Sri Lankan weaving using traditional designs and paduru rata: The fading art of Handloom culture | Sunday Observer

Sri Lankan weaving using traditional designs and paduru rata: The fading art of Handloom culture

Surrounded by picturesque mountains, the village of Talagune produces attractive handloom products, unique to the Dumbara valley. The handloom culture in Talagune has its roots in the distant past. The handloom craftsmen of the village have provided clothes and decorations to the Sri Dalada Maligawa and King Rajasingha’s royal palace.

In an effort to find out more information about the handloom culture at Talagune, the Sunday Observer met with craftsman Chandana Yapage who runs a handloom crafts shop in the Dumbara town. Speaking to us, Chandana enlightened us on the history of the Dumbara crafts. According to historical records, when King Rajasingha was walking through the rural villages of the Kandyan Kingdom, he had met Tikirathi the “muthtamma” of Chandana. Impressed by the beauty of the intricate designs created by Tikirathi, the King had asked her to provide clothes for the royal palace.

Evidence of Talagune village providing clothes for the royal palace of the Kandyan Kingdom can be found in the Archives. A picture of Tikirathi the Muthtamma of Chandana who first created Dumbara rata mostara and the ‘diyakachchiya’ which the Kandyan King used while bathing is displayed at the Colombo National Museum.


Handloom products in Talagune are weaved according to a traditional method using traditional designs and paduru rata. During the period of the Kandyan Kingdom, cotton farms were cultivated in the village to extract the main raw material needed for the Dumbara rata handicraft, with the leaves and the barks of trees being used to colour the cotton threads. A weaving machine known as the “alwale” machine was used for weaving in Talagune. It is with pride that Chandana spoke about the Talagune village which started the Dumbara rata mostara. He said, it is the only place which has authentic dumbara rata mostara in Sri Lanka.

Chandana is a 7th generation descendent of Tikirathi Muthtamma who started the dumbara rata mostara. The family occupation has now moved into the 8th generation with Chandana’s daughter taking to the profession. She has enrolled herself at the National Handicrafts Institute to gain a wide theoretical knowledge about the industry.

The main raw material, cotton thread, used in the production of dumbara rata mostara is brought from Colombo. The price of cotton thread is a challenge to the industry, and the handloom craftsmen have had to increase the price of their products due to the price increase of cotton thread.

They have to put in a lot of effort and time into making dumbara rata mostara. Chandana claims, it is not very hard to sell the products. The bulk of the products are sold in Colombo, and most sales are connected with the tourism industry.

The craftsmen do not directly export their products to foreign countries. Exports are carried out by institutions in Colombo.

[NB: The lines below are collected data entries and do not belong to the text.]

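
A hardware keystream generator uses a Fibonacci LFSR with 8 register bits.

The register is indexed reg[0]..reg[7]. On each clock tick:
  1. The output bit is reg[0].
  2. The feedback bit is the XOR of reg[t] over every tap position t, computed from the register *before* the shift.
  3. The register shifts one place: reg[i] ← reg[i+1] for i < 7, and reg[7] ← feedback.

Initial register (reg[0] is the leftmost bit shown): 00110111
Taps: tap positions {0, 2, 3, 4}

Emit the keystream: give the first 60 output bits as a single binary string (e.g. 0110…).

step | reg (before) | out | fb
   0 | 00110111 | 0 | 0
   1 | 01101110 | 0 | 0
   2 | 11011100 | 1 | 1
   3 | 10111001 | 1 | 0
   4 | 01110010 | 0 | 0
   5 | 11100100 | 1 | 0
   6 | 11001000 | 1 | 0
   7 | 10010000 | 1 | 0
   8 | 00100000 | 0 | 1
   9 | 01000001 | 0 | 0
  10 | 10000010 | 1 | 1
  11 | 00000101 | 0 | 0
  12 | 00001010 | 0 | 1
  13 | 00010101 | 0 | 1
  14 | 00101011 | 0 | 0
  15 | 01010110 | 0 | 1
  16 | 10101101 | 1 | 1
  17 | 01011011 | 0 | 0
  18 | 10110110 | 1 | 1
  19 | 01101101 | 0 | 0
  20 | 11011010 | 1 | 1
  21 | 10110101 | 1 | 1
  22 | 01101011 | 0 | 0
  23 | 11010110 | 1 | 0
  24 | 10101100 | 1 | 1
  25 | 01011001 | 0 | 0
  26 | 10110010 | 1 | 1
  27 | 01100101 | 0 | 1
  28 | 11001011 | 1 | 0
  29 | 10010110 | 1 | 0
  30 | 00101100 | 0 | 0
  31 | 01011000 | 0 | 0
  32 | 10110000 | 1 | 1
  33 | 01100001 | 0 | 1
  34 | 11000011 | 1 | 1
  35 | 10000111 | 1 | 1
  36 | 00001111 | 0 | 1
  37 | 00011111 | 0 | 0
  38 | 00111110 | 0 | 1
  39 | 01111101 | 0 | 1
  40 | 11111011 | 1 | 0
  41 | 11110110 | 1 | 1
  42 | 11101101 | 1 | 1
  43 | 11011011 | 1 | 1
  44 | 10110111 | 1 | 1
  45 | 01101111 | 0 | 0
  46 | 11011110 | 1 | 1
  47 | 10111101 | 1 | 0
  48 | 01111010 | 0 | 1
  49 | 11110101 | 1 | 1
  50 | 11101011 | 1 | 1
  51 | 11010111 | 1 | 0
  52 | 10101110 | 1 | 1
  53 | 01011101 | 0 | 0
  54 | 10111010 | 1 | 0
  55 | 01110100 | 0 | 0
  56 | 11101000 | 1 | 1
  57 | 11010001 | 1 | 0
  58 | 10100010 | 1 | 0
  59 | 01000100 | 0 | 0

001101110010000010101101101011001011000011111011011110101110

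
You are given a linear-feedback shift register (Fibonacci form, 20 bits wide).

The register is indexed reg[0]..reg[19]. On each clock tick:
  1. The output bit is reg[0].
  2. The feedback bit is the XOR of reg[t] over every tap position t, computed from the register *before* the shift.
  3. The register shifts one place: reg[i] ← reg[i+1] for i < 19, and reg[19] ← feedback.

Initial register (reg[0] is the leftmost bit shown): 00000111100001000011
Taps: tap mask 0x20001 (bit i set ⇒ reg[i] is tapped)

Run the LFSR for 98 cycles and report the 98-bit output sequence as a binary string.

00000111100001000011011010101101111111001111010001010101011000110010000101111001000100000001010100

step | reg (before) | out | fb
   0 | 00000111100001000011 | 0 | 0
   1 | 00001111000010000110 | 0 | 1
   2 | 00011110000100001101 | 0 | 1
   3 | 00111100001000011011 | 0 | 0
   4 | 01111000010000110110 | 0 | 1
   5 | 11110000100001101101 | 1 | 0
   6 | 11100001000011011010 | 1 | 1
   7 | 11000010000110110101 | 1 | 0
   8 | 10000100001101101010 | 1 | 1
   9 | 00001000011011010101 | 0 | 1
  10 | 00010000110110101011 | 0 | 0
  11 | 00100001101101010110 | 0 | 1
  12 | 01000011011010101101 | 0 | 1
  13 | 10000110110101011011 | 1 | 1
  14 | 00001101101010110111 | 0 | 1
  15 | 00011011010101101111 | 0 | 1
  16 | 00110110101011011111 | 0 | 1
  17 | 01101101010110111111 | 0 | 1
  18 | 11011010101101111111 | 1 | 0
  19 | 10110101011011111110 | 1 | 0
  20 | 01101010110111111100 | 0 | 1
  21 | 11010101101111111001 | 1 | 1
  22 | 10101011011111110011 | 1 | 1
  23 | 01010110111111100111 | 0 | 1
  24 | 10101101111111001111 | 1 | 0
  25 | 01011011111110011110 | 0 | 1
  26 | 10110111111100111101 | 1 | 0
  27 | 01101111111001111010 | 0 | 0
  28 | 11011111110011110100 | 1 | 0
  29 | 10111111100111101000 | 1 | 1
  30 | 01111111001111010001 | 0 | 0
  31 | 11111110011110100010 | 1 | 1
  32 | 11111100111101000101 | 1 | 0
  33 | 11111001111010001010 | 1 | 1
  34 | 11110011110100010101 | 1 | 0
  35 | 11100111101000101010 | 1 | 1
  36 | 11001111010001010101 | 1 | 0
  37 | 10011110100010101010 | 1 | 1
  38 | 00111101000101010101 | 0 | 1
  39 | 01111010001010101011 | 0 | 0
  40 | 11110100010101010110 | 1 | 0
  41 | 11101000101010101100 | 1 | 0
  42 | 11010001010101011000 | 1 | 1
  43 | 10100010101010110001 | 1 | 1
  44 | 01000101010101100011 | 0 | 0
  45 | 10001010101011000110 | 1 | 0
  46 | 00010101010110001100 | 0 | 1
  47 | 00101010101100011001 | 0 | 0
  48 | 01010101011000110010 | 0 | 0
  49 | 10101010110001100100 | 1 | 0
  50 | 01010101100011001000 | 0 | 0
  51 | 10101011000110010000 | 1 | 1
  52 | 01010110001100100001 | 0 | 0
  53 | 10101100011001000010 | 1 | 1
  54 | 01011000110010000101 | 0 | 1
  55 | 10110001100100001011 | 1 | 1
  56 | 01100011001000010111 | 0 | 1
  57 | 11000110010000101111 | 1 | 0
  58 | 10001100100001011110 | 1 | 0
  59 | 00011001000010111100 | 0 | 1
  60 | 00110010000101111001 | 0 | 0
  61 | 01100100001011110010 | 0 | 0
  62 | 11001000010111100100 | 1 | 0
  63 | 10010000101111001000 | 1 | 1
  64 | 00100001011110010001 | 0 | 0
  65 | 01000010111100100010 | 0 | 0
  66 | 10000101111001000100 | 1 | 0
  67 | 00001011110010001000 | 0 | 0
  68 | 00010111100100010000 | 0 | 0
  69 | 00101111001000100000 | 0 | 0
  70 | 01011110010001000000 | 0 | 0
  71 | 10111100100010000000 | 1 | 1
  72 | 01111001000100000001 | 0 | 0
  73 | 11110010001000000010 | 1 | 1
  74 | 11100100010000000101 | 1 | 0
  75 | 11001000100000001010 | 1 | 1
  76 | 10010001000000010101 | 1 | 0
  77 | 00100010000000101010 | 0 | 0
  78 | 01000100000001010100 | 0 | 1
  79 | 10001000000010101001 | 1 | 1
  80 | 00010000000101010011 | 0 | 0
  81 | 00100000001010100110 | 0 | 1
  82 | 01000000010101001101 | 0 | 1
  83 | 10000000101010011011 | 1 | 1
  84 | 00000001010100110111 | 0 | 1
  85 | 00000010101001101111 | 0 | 1
  86 | 00000101010011011111 | 0 | 1
  87 | 00001010100110111111 | 0 | 1
  88 | 00010101001101111111 | 0 | 1
  89 | 00101010011011111111 | 0 | 1
  90 | 01010100110111111111 | 0 | 1
  91 | 10101001101111111111 | 1 | 0
  92 | 01010011011111111110 | 0 | 1
  93 | 10100110111111111101 | 1 | 0
  94 | 01001101111111111010 | 0 | 0
  95 | 10011011111111110100 | 1 | 0
  96 | 00110111111111101000 | 0 | 0
  97 | 01101111111111010000 | 0 | 0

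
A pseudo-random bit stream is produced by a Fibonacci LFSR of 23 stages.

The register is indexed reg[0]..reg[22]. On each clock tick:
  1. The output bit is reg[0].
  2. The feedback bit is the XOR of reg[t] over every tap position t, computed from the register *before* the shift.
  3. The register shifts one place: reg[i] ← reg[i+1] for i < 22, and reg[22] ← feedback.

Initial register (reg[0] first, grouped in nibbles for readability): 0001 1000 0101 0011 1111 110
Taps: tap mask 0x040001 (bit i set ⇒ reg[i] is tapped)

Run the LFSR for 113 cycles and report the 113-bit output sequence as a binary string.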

Many tourist hotels in Sri Lanka display the handicrafts of Talagune, and Chandana has received an award from the Central Province Industry and Business Development Authority in recognition of his services.

Government and non-governmental organizations can help the industry by providing information and knowledge to local and foreign tourists about the handloom industry at Talagune. If tourists are made aware of the dumbara rata mostara industry, it would be beneficial for both, the seller and the buyer because they would both gain financially, and it would increase the demand for the products. If the village is promoted among tourists it would also benefit the villagers who are not involved in the industry.

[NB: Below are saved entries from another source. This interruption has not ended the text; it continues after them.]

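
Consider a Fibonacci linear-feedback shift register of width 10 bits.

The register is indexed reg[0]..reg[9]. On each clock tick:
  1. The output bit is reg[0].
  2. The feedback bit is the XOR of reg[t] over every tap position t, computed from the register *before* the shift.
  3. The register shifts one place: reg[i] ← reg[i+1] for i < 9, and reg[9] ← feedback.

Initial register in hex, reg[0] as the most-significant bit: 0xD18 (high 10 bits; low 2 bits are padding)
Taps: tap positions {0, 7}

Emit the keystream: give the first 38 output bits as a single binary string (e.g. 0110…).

11010001100001001111111011100011110000

tick  register→output (feedback)
  0  1101000110→1 (0)
  1  1010001100→1 (0)
  2  0100011000→0 (0)
  3  1000110000→1 (1)
  4  0001100001→0 (0)
  5  0011000010→0 (0)
  6  0110000100→0 (1)
  7  1100001001→1 (1)
  8  1000010011→1 (1)
  9  0000100111→0 (1)
 10  0001001111→0 (1)
 11  0010011111→0 (1)
 12  0100111111→0 (1)
 13  1001111111→1 (0)
 14  0011111110→0 (1)
 15  0111111101→0 (1)
 16  1111111011→1 (1)
 17  1111110111→1 (0)
 18  1111101110→1 (0)
 19  1111011100→1 (0)
 20  1110111000→1 (1)
 21  1101110001→1 (1)
 22  1011100011→1 (1)
 23  0111000111→0 (1)
 24  1110001111→1 (0)
 25  1100011110→1 (0)
 26  1000111100→1 (0)
 27  0001111000→0 (0)
 28  0011110000→0 (0)
 29  0111100000→0 (0)
 30  1111000000→1 (1)
 31  1110000001→1 (1)
 32  1100000011→1 (1)
 33  1000000111→1 (0)
 34  0000001110→0 (1)
 35  0000011101→0 (1)
 36  0000111011→0 (0)
 37  0001110110→0 (1)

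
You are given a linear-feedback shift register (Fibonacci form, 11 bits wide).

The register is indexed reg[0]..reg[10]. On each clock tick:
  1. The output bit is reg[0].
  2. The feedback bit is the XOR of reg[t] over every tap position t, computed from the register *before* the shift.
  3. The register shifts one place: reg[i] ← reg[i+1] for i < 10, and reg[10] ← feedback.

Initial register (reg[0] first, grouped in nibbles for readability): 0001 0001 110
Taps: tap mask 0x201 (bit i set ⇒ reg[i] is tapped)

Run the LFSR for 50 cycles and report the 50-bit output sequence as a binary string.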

Chandana says, the lack of skilled workers was one of the main obstacles to their industry. He said it is disappointing that many young people don’t understand the value of the dumbara rata mostara industry and even the younger members of their families still need confirmation about the industry being a safe financial option.

Lack of skilled workers

They need an assurance that it would give them a financially secure future. The fact that the handloom craftsmen are not provided with some sort of protection against illness or old age is seen as a risk. It is important that the authorities provide some sort of financial security to the handloom craftsmen.

With the opening of his shop and cottage industry Chandana has provided jobs for three persons in his village. Around 70 people belonging to eight traditional families maintain the handloom industry, while providing job opportunities for other villagers. Products such as cushion covers, key tags, slippers, shirts, table mats, table runners, bed runners, sarees and sarongs are created by Talagune handloom craftsmen.

Dumbara rata mostara is a difficult craft to learn and it takes about a day to create a beautiful mid size wall hanging.

Chandana says they pay the newcomers an allowance even during their training period. They normally train a newcomer up to the level where they are able to create a small piece within about three months.

Commenting about their future expectations, Chandana said, they hope to convey to the nation that the dumbara rata mostara industry should be preserved as it is a national heritage and an industry that can be practised at home leisurely while bringing mental peace.

He requests support from the authorities to preserve the industry. Chandana said, they expect to develop the industry with new designs and find ways to source raw materials brought easily and cheaply. There is also a proposal to provide tourists a chance to stay a while in the village and gain hands-on experience in operating the machines while experiencing the Kandyan village culture.